Lana's marriage to Mario Suh - like many in Sarajevo, a cosmopolitan affair, since both come from mixed Serb-Croat backgrounds but live in a largely Muslim area - was an affirmation that life goes on despite the grim conditions. But Lana has no illusions.
"We've survived, and the aid we received was quite good until recently when it slowed down," she says. "We're used to not having electricity and running water. We're even used to the sniping and shelling. I know where all the sniper lines are, and how to avoid them. The shelling is unpredictable, but still we're used to that.
"I want to stay here, but not under these conditions," she adds. "This is not life. I don't want to spend my youth living like this. I don't want to lose my nerves and have gray hair at 25. If this goes into another winter, it'll go on forever; it will be another Palestine."

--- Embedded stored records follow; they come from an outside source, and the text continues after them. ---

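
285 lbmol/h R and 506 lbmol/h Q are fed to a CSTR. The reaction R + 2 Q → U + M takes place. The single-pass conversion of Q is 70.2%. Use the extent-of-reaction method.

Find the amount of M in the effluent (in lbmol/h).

Q reacted = 0.702 × 506 = 355.2 lbmol/h; ν_Q = −2, so ξ = 355.2/2 = 177.6 lbmol/h.
Outlet amounts (n = n₀ + ν ξ):
  R: 285 − 1(177.6) = 107.4
  Q: 506 − 2(177.6) = 150.8
  U: 0 + 1(177.6) = 177.6
  M: 0 + 1(177.6) = 177.6

178 lbmol/h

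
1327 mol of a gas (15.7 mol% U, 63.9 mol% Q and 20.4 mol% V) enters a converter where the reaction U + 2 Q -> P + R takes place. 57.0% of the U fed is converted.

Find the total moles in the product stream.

U reacted = 0.57 × 208.3 = 118.8 mol; ν_U = −1, so ξ = 118.8/1 = 118.8 mol.
Outlet amounts (n = n₀ + ν ξ):
  U: 208.3 − 1(118.8) = 89.59
  Q: 848 − 2(118.8) = 610.4
  P: 0 + 1(118.8) = 118.8
  R: 0 + 1(118.8) = 118.8
  V: 270.7 (inert)
Total out = 89.59 + 610.4 + 118.8 + 118.8 + 270.7 = 1208 mol.

1210 mol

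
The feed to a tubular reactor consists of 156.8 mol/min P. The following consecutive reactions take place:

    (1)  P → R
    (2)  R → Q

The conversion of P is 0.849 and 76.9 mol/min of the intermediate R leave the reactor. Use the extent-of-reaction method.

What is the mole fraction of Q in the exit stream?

0.359

Conversion of P: P consumed = 1ξ₁ = 0.849 × 156.8 → ξ₁ = 133.1 mol/min.
R balance: n_R = 0 + 1ξ₁ − 1ξ₂ = 76.9 → ξ₂ = (1·133.1 − 76.9)/1 = 56.22 mol/min.
Outlet amounts (n = n₀ + Σ ν·ξ):
  P: 156.8 − 1(133.1) = 23.68
  R: 0 + 1(133.1) − 1(56.22) = 76.9
  Q: 0 + 1(56.22) = 56.22
Total out = 156.8 mol/min; y_Q = 56.22 / 156.8 = 0.3586.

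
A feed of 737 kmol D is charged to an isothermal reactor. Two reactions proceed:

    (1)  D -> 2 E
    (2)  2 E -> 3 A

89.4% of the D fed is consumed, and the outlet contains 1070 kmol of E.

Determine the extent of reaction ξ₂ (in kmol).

ξ₂ = 124 kmol

Conversion of D: D consumed = 1ξ₁ = 0.894 × 737 → ξ₁ = 658.9 kmol.
E balance: n_E = 0 + 2ξ₁ − 2ξ₂ = 1070 → ξ₂ = (2·658.9 − 1070)/2 = 123.9 kmol.
Outlet amounts (n = n₀ + Σ ν·ξ):
  D: 737 − 1(658.9) = 78.12
  E: 0 + 2(658.9) − 2(123.9) = 1070
  A: 0 + 3(123.9) = 371.6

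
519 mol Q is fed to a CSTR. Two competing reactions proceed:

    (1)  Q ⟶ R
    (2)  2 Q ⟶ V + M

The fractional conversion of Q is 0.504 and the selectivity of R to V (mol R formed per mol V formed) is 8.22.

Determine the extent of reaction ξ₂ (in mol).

ξ₂ = 25.6 mol

Conversion of Q: Q consumed = 0.504 × 519 = 261.6 mol = 1ξ₁ + 2ξ₂.
Selectivity: 1ξ₁ / (1ξ₂) = 8.22 → ξ₁ = 8.22 ξ₂.
Substitute: (1·8.22 + 2) ξ₂ = 261.6 → ξ₂ = 25.59 mol, ξ₁ = 210.4 mol.
Outlet amounts (n = n₀ + Σ ν·ξ):
  Q: 519 − 1(210.4) − 2(25.59) = 257.4
  R: 0 + 1(210.4) = 210.4
  V: 0 + 1(25.59) = 25.59
  M: 0 + 1(25.59) = 25.59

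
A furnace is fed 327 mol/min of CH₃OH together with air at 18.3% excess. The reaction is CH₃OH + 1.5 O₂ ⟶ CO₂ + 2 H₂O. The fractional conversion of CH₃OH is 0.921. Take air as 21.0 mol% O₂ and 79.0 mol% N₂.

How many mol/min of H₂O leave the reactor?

602 mol/min

Stoichiometric O₂ = 1.5 × 327 = 490.5 mol/min; O₂ fed = 490.5 × 1.183 = 580.3 mol/min.
N₂ fed = 580.3 × 79/21 = 2183 mol/min.
Fuel reacted = 0.921 × 327 → ξ = 301.2 mol/min.
Outlet (n = n₀ + ν ξ):
  CH₃OH: 327 − 1(301.2) = 25.83
  O₂: 580.3 − 1.5(301.2) = 128.5
  N₂: 2183 (inert)
  CO₂: 0 + 1(301.2) = 301.2
  H₂O: 0 + 2(301.2) = 602.3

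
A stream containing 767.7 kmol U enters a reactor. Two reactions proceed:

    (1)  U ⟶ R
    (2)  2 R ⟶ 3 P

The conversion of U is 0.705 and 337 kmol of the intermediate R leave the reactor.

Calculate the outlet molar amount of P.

Conversion of U: U consumed = 1ξ₁ = 0.705 × 767.7 → ξ₁ = 541.2 kmol.
R balance: n_R = 0 + 1ξ₁ − 2ξ₂ = 337 → ξ₂ = (1·541.2 − 337)/2 = 102.1 kmol.
Outlet amounts (n = n₀ + Σ ν·ξ):
  U: 767.7 − 1(541.2) = 226.5
  R: 0 + 1(541.2) − 2(102.1) = 337
  P: 0 + 3(102.1) = 306.3

306 kmol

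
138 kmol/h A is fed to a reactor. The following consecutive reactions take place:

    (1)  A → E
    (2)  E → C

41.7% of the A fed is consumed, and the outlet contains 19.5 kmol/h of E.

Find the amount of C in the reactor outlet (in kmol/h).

38 kmol/h

Conversion of A: A consumed = 1ξ₁ = 0.417 × 138 → ξ₁ = 57.55 kmol/h.
E balance: n_E = 0 + 1ξ₁ − 1ξ₂ = 19.5 → ξ₂ = (1·57.55 − 19.5)/1 = 38.05 kmol/h.
Outlet amounts (n = n₀ + Σ ν·ξ):
  A: 138 − 1(57.55) = 80.45
  E: 0 + 1(57.55) − 1(38.05) = 19.5
  C: 0 + 1(38.05) = 38.05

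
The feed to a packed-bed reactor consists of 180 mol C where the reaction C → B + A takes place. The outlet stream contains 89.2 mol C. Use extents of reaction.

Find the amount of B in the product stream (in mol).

90.8 mol

For C: n = n₀ − 1ξ → 89.2 = 180 − 1ξ, giving ξ = 90.8 mol.
Outlet amounts (n = n₀ + ν ξ):
  C: 180 − 1(90.8) = 89.2
  B: 0 + 1(90.8) = 90.8
  A: 0 + 1(90.8) = 90.8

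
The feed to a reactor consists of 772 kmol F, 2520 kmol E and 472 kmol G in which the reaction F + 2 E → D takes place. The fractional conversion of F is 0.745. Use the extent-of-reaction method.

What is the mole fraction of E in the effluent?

0.524

F reacted = 0.745 × 772 = 575.1 kmol; ν_F = −1, so ξ = 575.1/1 = 575.1 kmol.
Outlet amounts (n = n₀ + ν ξ):
  F: 772 − 1(575.1) = 196.9
  E: 2520 − 2(575.1) = 1370
  D: 0 + 1(575.1) = 575.1
  G: 472 (inert)
Total out = 2614 kmol; y_E = 1370 / 2614 = 0.5241.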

For the meantime, there is no way for Lana and her new husband to get out of the besieged city. They will have to stay where they spent their honeymoon - at his place across the road.
While life in the city is a grim struggle for survival, there are still ways for the determined to enjoy some modest fun.
Many play cards by candlelight to while away the long evenings. Recently, a crop of improvised cafes opened, where guitarists serenade customers who linger long over their expensive drinks. There is even a noisy disco that gets crowded and active enough to fog up eyeglasses.
Designer Daniella Boyanic and some friends amused themselves by putting together a collection of high-fashion garments made entirely of UNHCR food sacks and shelter materials. The "war fashion" show they gave packed the ballroom of the city's only still-working luxury hotel.
"The dresses aren't very comfortable or practical, but the idea was to show what could be done with such materials," she says. "I don't expect girls to wear them every day - but if the war goes on much longer, they may have to."